For generating queries, we define the language model (LLM) to use. You can choose between a SambaNova model or an OpenAI / other LLM provider model based on your requirements and access.


In [9]:
def load_config(config_file: str) -> None:
        """
        Load configuration parameters from a YAML file.

        Parameters:
        config_file (str): Path to the YAML configuration file.

        Returns:
        None
        """
        with open(config_file, 'r') as file:
            config = yaml.safe_load(file)
            return config

config = load_config(os.path.join(kit_dir, 'config.yaml'))        
llm_info = config['llm']

llm = APIGateway.load_llm(
            type=llm_info['api'],
            streaming=True,
            coe=llm_info['coe'],
            do_sample=llm_info['do_sample'],
            max_tokens_to_generate=llm_info['max_tokens_to_generate'],
            temperature=llm_info['temperature'],
            select_expert=llm_info['select_expert'],
            process_prompt=False,
        )

# Convert SN Endpoint to LangChain LLM As The Wrapper Is In Langchain
llm = LangChainLLM(llm=llm)


# For OpenAI:
# llm = OpenAI(model='gpt-3.5-turbo')  # This line remains commented in the script for instructional purposes

In [None]:
# Initialize the QueryGenerator with your language model
# Note: Ensure you have access to the LLM and its credentials
# Note: Depending on the size of your corpus & model inference time, this can take a long time! 

query_generator = QueryGenerator(llm=llm)

train_queries, train_relevant_docs = query_generator.generate_queries(train_corpus, verbose=True)
val_queries, val_relevant_docs = query_generator.generate_queries(val_corpus, verbose=True)
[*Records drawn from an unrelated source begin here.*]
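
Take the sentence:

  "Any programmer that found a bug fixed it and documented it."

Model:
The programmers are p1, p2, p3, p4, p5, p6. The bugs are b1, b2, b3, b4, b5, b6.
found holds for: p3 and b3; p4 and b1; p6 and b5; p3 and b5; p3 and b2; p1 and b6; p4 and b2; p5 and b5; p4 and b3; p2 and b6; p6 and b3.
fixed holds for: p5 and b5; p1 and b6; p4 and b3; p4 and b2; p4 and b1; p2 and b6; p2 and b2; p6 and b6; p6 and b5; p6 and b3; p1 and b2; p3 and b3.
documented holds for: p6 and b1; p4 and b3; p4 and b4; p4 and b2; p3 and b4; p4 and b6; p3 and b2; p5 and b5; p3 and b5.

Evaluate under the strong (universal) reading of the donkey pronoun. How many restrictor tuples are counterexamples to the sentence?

"it" takes "a bug" as antecedent — a donkey pronoun bound across the clause boundary.
Strong reading: for every (p,b) with found(p,b), fixed(p,b) ∧ documented(p,b).
Restrictor pairs: (p1,b6) ✗  (p2,b6) ✗  (p3,b2) ✗  (p3,b3) ✗  (p3,b5) ✗  (p4,b1) ✗  (p4,b2) ✓  (p4,b3) ✓  (p5,b5) ✓  (p6,b3) ✗  (p6,b5) ✗
Counterexamples (restrictor pairs failing the scope): 8.

8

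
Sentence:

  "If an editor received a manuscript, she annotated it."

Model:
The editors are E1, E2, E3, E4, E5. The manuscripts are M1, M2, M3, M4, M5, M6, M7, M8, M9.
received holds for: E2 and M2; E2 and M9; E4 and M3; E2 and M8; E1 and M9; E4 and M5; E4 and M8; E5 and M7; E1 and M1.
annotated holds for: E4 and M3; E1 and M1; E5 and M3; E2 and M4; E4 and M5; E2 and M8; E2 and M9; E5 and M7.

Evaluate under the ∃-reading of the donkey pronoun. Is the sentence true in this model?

"it" takes "a manuscript" as antecedent — a donkey pronoun bound across the clause boundary.
Weak reading: every editor e with some received-manuscript has at least one received-manuscript m such that annotated(e,m).
Per editor: E1:✓  E2:✓  E4:✓  E5:✓
Every editor in the restrictor has a witness.

True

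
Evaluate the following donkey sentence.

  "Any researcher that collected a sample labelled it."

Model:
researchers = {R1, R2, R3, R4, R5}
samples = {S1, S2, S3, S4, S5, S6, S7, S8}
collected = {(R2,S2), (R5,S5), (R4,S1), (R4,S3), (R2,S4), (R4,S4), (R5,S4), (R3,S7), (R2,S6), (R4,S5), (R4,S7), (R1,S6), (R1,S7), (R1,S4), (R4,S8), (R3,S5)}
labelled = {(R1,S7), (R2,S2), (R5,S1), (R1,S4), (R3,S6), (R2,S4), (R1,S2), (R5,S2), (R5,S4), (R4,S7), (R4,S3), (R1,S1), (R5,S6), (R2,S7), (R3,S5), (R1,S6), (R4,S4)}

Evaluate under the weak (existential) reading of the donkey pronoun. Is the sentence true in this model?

True

"it" takes "a sample" as antecedent — a donkey pronoun bound across the clause boundary.
Weak reading: every researcher r with some collected-sample has at least one collected-sample s such that labelled(r,s).
Per researcher: R1:✓  R2:✓  R3:✓  R4:✓  R5:✓
Every researcher in the restrictor has a witness.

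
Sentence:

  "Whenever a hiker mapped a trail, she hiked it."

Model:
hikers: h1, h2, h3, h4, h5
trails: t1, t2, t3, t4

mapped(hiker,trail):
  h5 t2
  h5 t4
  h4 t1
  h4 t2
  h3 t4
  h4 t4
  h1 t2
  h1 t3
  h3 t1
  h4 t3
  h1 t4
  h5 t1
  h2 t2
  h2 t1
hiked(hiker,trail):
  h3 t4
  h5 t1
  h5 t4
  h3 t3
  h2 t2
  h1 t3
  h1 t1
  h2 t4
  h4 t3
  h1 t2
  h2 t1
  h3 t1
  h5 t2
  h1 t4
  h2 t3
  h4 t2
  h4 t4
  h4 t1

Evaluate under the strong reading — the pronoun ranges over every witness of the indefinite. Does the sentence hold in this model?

True

"it" takes "a trail" as antecedent — a donkey pronoun bound across the clause boundary.
Strong reading: for every (h,t) with mapped(h,t), hiked(h,t).
Restrictor pairs: (h1,t2) ✓  (h1,t3) ✓  (h1,t4) ✓  (h2,t1) ✓  (h2,t2) ✓  (h3,t1) ✓  (h3,t4) ✓  (h4,t1) ✓  (h4,t2) ✓  (h4,t3) ✓  (h4,t4) ✓  (h5,t1) ✓  (h5,t2) ✓  (h5,t4) ✓
Every restrictor pair satisfies the scope.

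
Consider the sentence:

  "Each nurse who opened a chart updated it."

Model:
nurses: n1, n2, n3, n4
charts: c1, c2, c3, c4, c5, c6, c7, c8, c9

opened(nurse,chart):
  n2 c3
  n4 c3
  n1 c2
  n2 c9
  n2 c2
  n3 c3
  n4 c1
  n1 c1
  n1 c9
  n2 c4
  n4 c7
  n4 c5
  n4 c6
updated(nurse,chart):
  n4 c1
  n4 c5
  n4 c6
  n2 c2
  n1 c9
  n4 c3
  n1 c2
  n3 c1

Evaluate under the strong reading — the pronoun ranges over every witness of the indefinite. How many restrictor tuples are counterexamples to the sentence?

"it" takes "a chart" as antecedent — a donkey pronoun bound across the clause boundary.
Strong reading: for every (n,c) with opened(n,c), updated(n,c).
Restrictor pairs: (n1,c1) ✗  (n1,c2) ✓  (n1,c9) ✓  (n2,c2) ✓  (n2,c3) ✗  (n2,c4) ✗  (n2,c9) ✗  (n3,c3) ✗  (n4,c1) ✓  (n4,c3) ✓  (n4,c5) ✓  (n4,c6) ✓  (n4,c7) ✗
Counterexamples (restrictor pairs failing the scope): 6.

6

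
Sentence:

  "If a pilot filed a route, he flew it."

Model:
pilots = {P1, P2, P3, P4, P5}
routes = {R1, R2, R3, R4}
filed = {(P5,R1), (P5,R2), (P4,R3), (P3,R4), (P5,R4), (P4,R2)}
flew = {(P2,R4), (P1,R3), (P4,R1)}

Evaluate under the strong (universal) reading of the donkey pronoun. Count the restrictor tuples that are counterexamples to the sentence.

"it" takes "a route" as antecedent — a donkey pronoun bound across the clause boundary.
Strong reading: for every (p,r) with filed(p,r), flew(p,r).
Restrictor pairs: (P3,R4) ✗  (P4,R2) ✗  (P4,R3) ✗  (P5,R1) ✗  (P5,R2) ✗  (P5,R4) ✗
Counterexamples (restrictor pairs failing the scope): 6.

6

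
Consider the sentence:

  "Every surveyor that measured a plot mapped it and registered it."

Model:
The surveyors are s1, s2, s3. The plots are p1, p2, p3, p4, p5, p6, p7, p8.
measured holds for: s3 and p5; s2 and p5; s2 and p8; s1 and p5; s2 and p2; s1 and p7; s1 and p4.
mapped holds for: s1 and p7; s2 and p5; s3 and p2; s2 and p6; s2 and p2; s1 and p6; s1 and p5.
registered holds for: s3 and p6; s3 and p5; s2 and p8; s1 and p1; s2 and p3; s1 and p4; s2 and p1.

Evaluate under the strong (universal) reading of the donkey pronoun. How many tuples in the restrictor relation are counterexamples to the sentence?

"it" takes "a plot" as antecedent — a donkey pronoun bound across the clause boundary.
Strong reading: for every (s,p) with measured(s,p), mapped(s,p) ∧ registered(s,p).
Restrictor pairs: (s1,p4) ✗  (s1,p5) ✗  (s1,p7) ✗  (s2,p2) ✗  (s2,p5) ✗  (s2,p8) ✗  (s3,p5) ✗
Counterexamples (restrictor pairs failing the scope): 7.

7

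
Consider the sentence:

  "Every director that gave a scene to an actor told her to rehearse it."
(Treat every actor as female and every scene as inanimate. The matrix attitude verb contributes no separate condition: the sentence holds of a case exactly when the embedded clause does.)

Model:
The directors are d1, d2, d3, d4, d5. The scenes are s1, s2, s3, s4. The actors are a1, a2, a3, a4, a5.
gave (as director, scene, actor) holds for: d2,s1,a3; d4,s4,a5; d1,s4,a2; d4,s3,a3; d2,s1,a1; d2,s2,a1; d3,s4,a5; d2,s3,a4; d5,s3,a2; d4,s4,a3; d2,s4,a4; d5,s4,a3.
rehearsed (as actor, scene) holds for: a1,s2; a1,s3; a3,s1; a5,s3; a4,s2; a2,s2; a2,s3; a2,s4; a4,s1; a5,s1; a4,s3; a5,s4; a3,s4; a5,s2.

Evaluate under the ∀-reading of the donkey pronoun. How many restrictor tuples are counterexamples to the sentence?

3

"her" takes "an actor" as antecedent and "it" takes "a scene"; both are donkey pronouns co-varying with the restrictor.
Strong reading: for every (d,s,a) with gave(d,s,a), rehearsed(a,s).
Restrictor triples: (d1,s4,a2)→rehearsed(a2,s4) ✓  (d2,s1,a1)→rehearsed(a1,s1) ✗  (d2,s1,a3)→rehearsed(a3,s1) ✓  (d2,s2,a1)→rehearsed(a1,s2) ✓  (d2,s3,a4)→rehearsed(a4,s3) ✓  (d2,s4,a4)→rehearsed(a4,s4) ✗  (d3,s4,a5)→rehearsed(a5,s4) ✓  (d4,s3,a3)→rehearsed(a3,s3) ✗  (d4,s4,a3)→rehearsed(a3,s4) ✓  (d4,s4,a5)→rehearsed(a5,s4) ✓  (d5,s3,a2)→rehearsed(a2,s3) ✓  (d5,s4,a3)→rehearsed(a3,s4) ✓
Counterexamples (restrictor triples failing the scope): 3.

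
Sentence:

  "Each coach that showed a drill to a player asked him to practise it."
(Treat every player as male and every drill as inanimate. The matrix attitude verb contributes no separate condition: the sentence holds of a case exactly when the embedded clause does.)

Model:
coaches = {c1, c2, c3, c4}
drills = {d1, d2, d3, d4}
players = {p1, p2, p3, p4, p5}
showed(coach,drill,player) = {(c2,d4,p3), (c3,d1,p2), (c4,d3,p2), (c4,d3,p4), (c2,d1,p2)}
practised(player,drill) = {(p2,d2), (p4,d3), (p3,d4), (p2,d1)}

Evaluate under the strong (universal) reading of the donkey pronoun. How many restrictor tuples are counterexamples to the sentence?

"him" takes "a player" as antecedent and "it" takes "a drill"; both are donkey pronouns co-varying with the restrictor.
Strong reading: for every (c,d,p) with showed(c,d,p), practised(p,d).
Restrictor triples: (c2,d1,p2)→practised(p2,d1) ✓  (c2,d4,p3)→practised(p3,d4) ✓  (c3,d1,p2)→practised(p2,d1) ✓  (c4,d3,p2)→practised(p2,d3) ✗  (c4,d3,p4)→practised(p4,d3) ✓
Counterexamples (restrictor triples failing the scope): 1.

1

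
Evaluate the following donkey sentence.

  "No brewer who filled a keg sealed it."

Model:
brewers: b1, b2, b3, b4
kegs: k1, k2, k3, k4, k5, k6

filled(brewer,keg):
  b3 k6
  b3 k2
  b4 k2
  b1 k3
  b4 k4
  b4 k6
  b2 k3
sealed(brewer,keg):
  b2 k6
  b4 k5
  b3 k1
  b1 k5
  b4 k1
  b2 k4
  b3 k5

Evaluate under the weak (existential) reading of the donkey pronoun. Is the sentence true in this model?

True

"it" takes "a keg" as antecedent — a donkey pronoun bound across the clause boundary.
Truth condition: for no (b,k) with filled(b,k) does sealed(b,k) hold.
Restrictor pairs — does the scope hold? (b1,k3):fails  (b2,k3):fails  (b3,k2):fails  (b3,k6):fails  (b4,k2):fails  (b4,k4):fails  (b4,k6):fails
Scope holds for no restrictor pair, so the sentence is true.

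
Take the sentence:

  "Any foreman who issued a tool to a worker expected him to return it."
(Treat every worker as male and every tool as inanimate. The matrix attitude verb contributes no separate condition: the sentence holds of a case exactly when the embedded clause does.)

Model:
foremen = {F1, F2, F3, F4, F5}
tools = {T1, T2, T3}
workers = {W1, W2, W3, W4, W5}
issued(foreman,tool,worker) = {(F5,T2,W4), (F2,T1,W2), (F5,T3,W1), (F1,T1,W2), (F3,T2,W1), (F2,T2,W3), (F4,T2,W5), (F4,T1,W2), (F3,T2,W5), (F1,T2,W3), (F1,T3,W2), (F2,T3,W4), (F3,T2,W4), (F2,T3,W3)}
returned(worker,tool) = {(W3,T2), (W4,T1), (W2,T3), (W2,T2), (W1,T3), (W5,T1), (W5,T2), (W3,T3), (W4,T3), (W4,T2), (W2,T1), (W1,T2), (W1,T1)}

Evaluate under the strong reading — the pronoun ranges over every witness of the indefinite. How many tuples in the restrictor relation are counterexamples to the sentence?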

## Inspecting Generated Queries

It's essential to inspect the generated queries and their corresponding relevant documents to ensure the quality of our dataset.


In [None]:
# Helper function to display generated queries and documents
def display_generated_data(queries, relevant_docs, corpus, num_samples=5):
    sample_queries = random.sample(list(queries.items()), num_samples)
    
    for query_id, query in sample_queries:
        print(f"Query: {query}")
        doc_ids = relevant_docs[query_id]
        for doc_id in doc_ids:
            print(f"Relevant Document: {corpus[doc_id][:200]}...")  # Display the first 200 characters
        print("\n")

display_generated_data(train_queries, train_relevant_docs, train_corpus)
display_generated_data(val_queries, val_relevant_docs, val_corpus)


## Saving the Dataset

Finally, we save our generated dataset safely to ensure it can be used for training NLP models without running into memory issues.


In [None]:
train_output_path =  os.path.join(kit_dir, "data/train_dataset.json")
val_output_path =  os.path.join(kit_dir, "data/val_dataset.json")

save_dict_safely({'queries': train_queries, 'corpus': train_corpus, 'relevant_docs': train_relevant_docs}, train_output_path)
save_dict_safely({'queries': val_queries, 'corpus': val_corpus, 'relevant_docs': val_relevant_docs}, val_output_path)


## Conclusion

This notebook provides a comprehensive guide on generating a synthetic dataset for NLP tasks using Python. By automating the generation of queries and relevant documents, we streamline the process of creating rich datasets for training models on tasks such as question answering and information retrieval.